Stripmalling

Description

184 pages
$24.95
ISBN 978-1-55022-859-5
DDC C813'.6

Publisher

Year

2009

Contributor

Illustrations by Evan Munday

Ronald Charles Epstein is a Toronto-based freelance writer and published poet.

Review

Although this semi-autobiographical satire is part journal and part graphic novel, readers who want to know about its author should stick to the cover bio.

Relying on the story only creates confusion between Montreal author Jon Paul Fiorentino and his alter ego, Transcona, Manitoba, strip-mall employee Jonny.

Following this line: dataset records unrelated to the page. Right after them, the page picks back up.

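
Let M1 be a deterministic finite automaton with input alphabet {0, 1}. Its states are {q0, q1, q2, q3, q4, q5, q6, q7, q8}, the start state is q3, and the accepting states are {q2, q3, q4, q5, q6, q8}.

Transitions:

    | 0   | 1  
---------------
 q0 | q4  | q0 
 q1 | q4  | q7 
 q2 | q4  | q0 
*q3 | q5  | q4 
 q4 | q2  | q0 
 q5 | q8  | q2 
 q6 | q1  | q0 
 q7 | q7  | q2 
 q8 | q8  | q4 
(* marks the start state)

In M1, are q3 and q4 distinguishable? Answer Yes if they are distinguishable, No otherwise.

Yes

First remove the unreachable states {q1,q6,q7}; 6 states remain.
P0 = {q2,q3,q4,q5,q8} | {q0}.
Refine {q2,q3,q4,q5,q8} on symbol 1: members go to different blocks, giving {q3,q5,q8} and {q2,q4}.
No further refinement is possible. Final partition (3 blocks): {q3,q5,q8} | {q0} | {q2,q4}.
q3 and q4 end up in different blocks, so they are distinguishable. For instance, the string '1' is accepted from only q3.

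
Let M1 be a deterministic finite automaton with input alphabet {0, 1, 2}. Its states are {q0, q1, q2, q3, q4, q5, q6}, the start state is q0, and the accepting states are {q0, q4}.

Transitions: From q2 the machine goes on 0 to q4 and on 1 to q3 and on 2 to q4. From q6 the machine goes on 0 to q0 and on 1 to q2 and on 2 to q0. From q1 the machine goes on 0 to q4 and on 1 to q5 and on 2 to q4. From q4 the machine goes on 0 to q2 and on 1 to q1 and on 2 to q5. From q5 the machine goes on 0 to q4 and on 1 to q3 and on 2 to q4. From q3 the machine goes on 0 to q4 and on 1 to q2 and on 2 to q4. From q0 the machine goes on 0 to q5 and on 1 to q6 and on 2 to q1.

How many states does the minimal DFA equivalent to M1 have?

Initial partition by acceptance: {q0,q4} | {q1,q2,q3,q5,q6}.
No further refinement is possible. Final partition (2 blocks): {q0,q4} | {q1,q2,q3,q5,q6}.

2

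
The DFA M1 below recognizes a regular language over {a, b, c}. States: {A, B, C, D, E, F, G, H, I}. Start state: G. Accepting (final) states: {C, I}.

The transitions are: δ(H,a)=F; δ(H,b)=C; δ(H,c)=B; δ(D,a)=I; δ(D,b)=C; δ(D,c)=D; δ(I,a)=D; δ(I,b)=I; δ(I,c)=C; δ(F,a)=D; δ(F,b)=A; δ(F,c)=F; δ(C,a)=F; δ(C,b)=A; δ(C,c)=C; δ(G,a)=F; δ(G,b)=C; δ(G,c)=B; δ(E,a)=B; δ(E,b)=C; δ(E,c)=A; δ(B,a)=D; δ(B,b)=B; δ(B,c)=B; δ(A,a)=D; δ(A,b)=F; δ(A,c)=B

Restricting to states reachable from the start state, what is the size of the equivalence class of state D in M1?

1

States {E,H} cannot be reached from the start state, so discard them.
Start with accepting vs non-accepting: {C,I} | {A,B,D,F,G}.
On input b, block {C,I} splits into {C} and {I}.
Refine {A,B,D,F,G} on symbol a: members go to different blocks, giving {A,B,F,G} and {D}.
Refine {A,B,F,G} on symbol a: members go to different blocks, giving {A,B,F} and {G}.
No further refinement is possible. Final partition (5 blocks): {C} | {A,B,F} | {I} | {D} | {G}.
State D belongs to the block {D}, which has 1 states.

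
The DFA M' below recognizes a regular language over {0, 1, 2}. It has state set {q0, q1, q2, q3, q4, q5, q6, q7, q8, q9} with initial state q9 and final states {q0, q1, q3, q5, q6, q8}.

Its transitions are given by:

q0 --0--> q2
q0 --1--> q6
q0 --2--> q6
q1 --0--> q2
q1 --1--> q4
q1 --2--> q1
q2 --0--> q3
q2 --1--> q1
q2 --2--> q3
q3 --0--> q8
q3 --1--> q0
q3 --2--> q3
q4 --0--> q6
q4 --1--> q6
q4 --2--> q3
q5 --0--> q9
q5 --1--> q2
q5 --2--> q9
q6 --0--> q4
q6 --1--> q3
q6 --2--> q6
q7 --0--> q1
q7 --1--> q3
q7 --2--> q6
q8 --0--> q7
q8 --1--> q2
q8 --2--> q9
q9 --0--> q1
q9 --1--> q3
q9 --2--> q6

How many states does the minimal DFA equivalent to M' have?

8

First remove the unreachable states {q5}; 9 states remain.
Initial partition by acceptance: {q0,q1,q3,q6,q8} | {q2,q4,q7,q9}.
On input 0, block {q0,q1,q3,q6,q8} splits into {q0,q1,q6,q8} and {q3}.
Refine {q0,q1,q6,q8} on symbol 1: members go to different blocks, giving {q1,q8} and {q0} and {q6}.
On input 2, block {q1,q8} splits into {q1} and {q8}.
Split {q2,q4,q7,q9} by δ(·,0) → {q7,q9} and {q2} and {q4}.
The partition is now stable with 8 blocks: {q1} | {q7,q9} | {q3} | {q0} | {q6} | {q8} | {q2} | {q4}.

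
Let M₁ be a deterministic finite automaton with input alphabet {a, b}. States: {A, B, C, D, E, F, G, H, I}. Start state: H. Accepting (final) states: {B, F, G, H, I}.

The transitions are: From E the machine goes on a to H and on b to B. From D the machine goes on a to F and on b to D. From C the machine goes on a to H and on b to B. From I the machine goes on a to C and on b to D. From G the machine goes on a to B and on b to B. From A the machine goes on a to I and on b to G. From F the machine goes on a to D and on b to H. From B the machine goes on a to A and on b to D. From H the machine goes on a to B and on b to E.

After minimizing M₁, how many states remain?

All states are reachable from the start state.
Start with accepting vs non-accepting: {B,F,G,H,I} | {A,C,D,E}.
Refine {B,F,G,H,I} on symbol a: members go to different blocks, giving {B,F,I} and {G,H}.
On input b, block {B,F,I} splits into {B,I} and {F}.
On input a, block {A,C,D,E} splits into {C,E} and {A} and {D}.
On input a, block {B,I} splits into {B} and {I}.
Split {G,H} by δ(·,b) → {G} and {H}.
The partition is now stable with 8 blocks: {B} | {C,E} | {G} | {F} | {A} | {D} | {I} | {H}.

8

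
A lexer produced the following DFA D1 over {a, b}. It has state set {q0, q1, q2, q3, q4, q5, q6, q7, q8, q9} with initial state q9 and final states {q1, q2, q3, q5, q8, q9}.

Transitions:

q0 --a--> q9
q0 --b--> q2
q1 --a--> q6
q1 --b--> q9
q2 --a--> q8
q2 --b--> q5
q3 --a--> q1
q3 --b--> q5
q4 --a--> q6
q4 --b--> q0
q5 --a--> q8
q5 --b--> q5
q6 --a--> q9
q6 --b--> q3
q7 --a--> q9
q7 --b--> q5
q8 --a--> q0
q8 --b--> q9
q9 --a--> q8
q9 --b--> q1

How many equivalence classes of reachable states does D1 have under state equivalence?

States {q4,q7} cannot be reached from the start state, so discard them.
Initial partition by acceptance: {q1,q2,q3,q5,q8,q9} | {q0,q6}.
Refine {q1,q2,q3,q5,q8,q9} on symbol a: members go to different blocks, giving {q2,q3,q5,q9} and {q1,q8}.
Split {q2,q3,q5,q9} by δ(·,b) → {q2,q3,q5} and {q9}.
Stable partition: {q2,q3,q5} | {q0,q6} | {q1,q8} | {q9} — 4 equivalence classes.

4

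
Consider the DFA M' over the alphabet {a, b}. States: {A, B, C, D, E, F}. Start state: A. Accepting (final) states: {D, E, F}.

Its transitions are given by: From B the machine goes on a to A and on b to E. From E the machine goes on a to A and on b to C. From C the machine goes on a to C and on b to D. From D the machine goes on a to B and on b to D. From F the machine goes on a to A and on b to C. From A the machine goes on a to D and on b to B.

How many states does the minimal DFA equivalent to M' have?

5

States {F} cannot be reached from the start state, so discard them.
Start with accepting vs non-accepting: {D,E} | {A,B,C}.
Refine {D,E} on symbol b: members go to different blocks, giving {D} and {E}.
Refine {A,B,C} on symbol a: members go to different blocks, giving {B,C} and {A}.
Refine {B,C} on symbol a: members go to different blocks, giving {B} and {C}.
The partition is now stable with 5 blocks: {D} | {B} | {E} | {A} | {C}.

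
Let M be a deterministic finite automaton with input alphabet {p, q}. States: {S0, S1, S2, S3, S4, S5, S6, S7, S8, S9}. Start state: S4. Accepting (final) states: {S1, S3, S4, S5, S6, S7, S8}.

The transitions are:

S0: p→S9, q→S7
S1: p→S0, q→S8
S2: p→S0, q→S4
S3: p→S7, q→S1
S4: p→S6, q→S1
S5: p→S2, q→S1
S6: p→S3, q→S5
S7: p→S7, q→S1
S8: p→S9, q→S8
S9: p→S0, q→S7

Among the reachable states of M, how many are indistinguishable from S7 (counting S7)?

4

Every state is reachable, so we keep all 10.
Start with accepting vs non-accepting: {S1,S3,S4,S5,S6,S7,S8} | {S0,S2,S9}.
On input p, block {S1,S3,S4,S5,S6,S7,S8} splits into {S3,S4,S6,S7} and {S1,S5,S8}.
Stable partition: {S3,S4,S6,S7} | {S0,S2,S9} | {S1,S5,S8} — 3 equivalence classes.
State S7 belongs to the block {S3,S4,S6,S7}, which has 4 states.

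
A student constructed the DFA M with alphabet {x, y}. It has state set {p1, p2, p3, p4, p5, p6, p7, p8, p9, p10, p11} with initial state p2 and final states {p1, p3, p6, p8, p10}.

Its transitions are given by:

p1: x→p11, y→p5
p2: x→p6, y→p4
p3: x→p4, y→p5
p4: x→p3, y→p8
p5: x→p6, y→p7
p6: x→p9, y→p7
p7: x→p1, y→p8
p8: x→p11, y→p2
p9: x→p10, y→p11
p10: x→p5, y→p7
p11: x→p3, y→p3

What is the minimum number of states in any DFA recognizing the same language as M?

P0 = {p1,p3,p6,p8,p10} | {p2,p4,p5,p7,p9,p11}.
Split {p2,p4,p5,p7,p9,p11} by δ(·,y) → {p2,p5,p9} and {p4,p7,p11}.
Split {p1,p3,p6,p8,p10} by δ(·,x) → {p1,p3,p8} and {p6,p10}.
Stable partition: {p1,p3,p8} | {p2,p5,p9} | {p4,p7,p11} | {p6,p10} — 4 equivalence classes.

4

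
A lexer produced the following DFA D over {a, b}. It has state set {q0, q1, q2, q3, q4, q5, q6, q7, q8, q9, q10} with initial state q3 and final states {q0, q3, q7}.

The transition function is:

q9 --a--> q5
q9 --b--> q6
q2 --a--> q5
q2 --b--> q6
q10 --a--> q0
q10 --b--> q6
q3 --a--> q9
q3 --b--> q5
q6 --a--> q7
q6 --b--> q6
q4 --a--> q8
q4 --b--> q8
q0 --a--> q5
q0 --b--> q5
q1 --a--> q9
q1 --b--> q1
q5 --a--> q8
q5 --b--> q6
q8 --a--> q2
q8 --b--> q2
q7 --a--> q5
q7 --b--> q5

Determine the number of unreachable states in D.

4

Starting at q3 and following transitions, the reachable set is {q2, q3, q5, q6, q7, q8, q9}. That leaves q0, q1, q4, q10 unreachable — 4 in total.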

The former teaches at Concordia University, edits MATRIX magazine, and has won both mainstream and alternative literary awards. The fictional character worked at the mall’s Shill gas station and the new Hypermart until he and his slim girlfriend, Dora, left to pursue their studies in Montreal. Fiorentino, in collaboration with Toronto graphic novelist Evan Munday, mixes genres in an ambitious attempt to create the alienated hip postmodernist’s downmarket suburbia. The humour can be goofy, even as it operates on a more serious level. “Jonny’s Mid-life Crisis Guide to St. Petersburg” states that the Russian city was “founded in 1941 by an ex-merchant marine named ‘Peter the Awesome.’” Unfortunately, this historical burlesque evokes the all-too-real ahistorical attitudes of many contemporary young people. The novelist also enjoys some old-fashioned sexual intrigue. After Jonny leaves wife Dora, he hooks up with a cocaine-using illustrator named Evan. He later spots his new lover with a thin woman in his apartment. Dora announces that her new man “has a drug problem,” but that she wants to place her “faith in Evan.” The comedy conceals an outraged social conscience. Jonny’s Hypermart was founded by “Slim Wilton,” a thinly disguised version of Wal-Mart’s Sam Walton. The protagonist accuses his employer of destroying North America’s small communities. He notes that “Satan himself presented Slim Wilton with a lifetime achievement award in the field of Douche Baggery.” Alone, or with help, Jon Paul Fiorentino uses prose and art to emerge as a voice of his generation.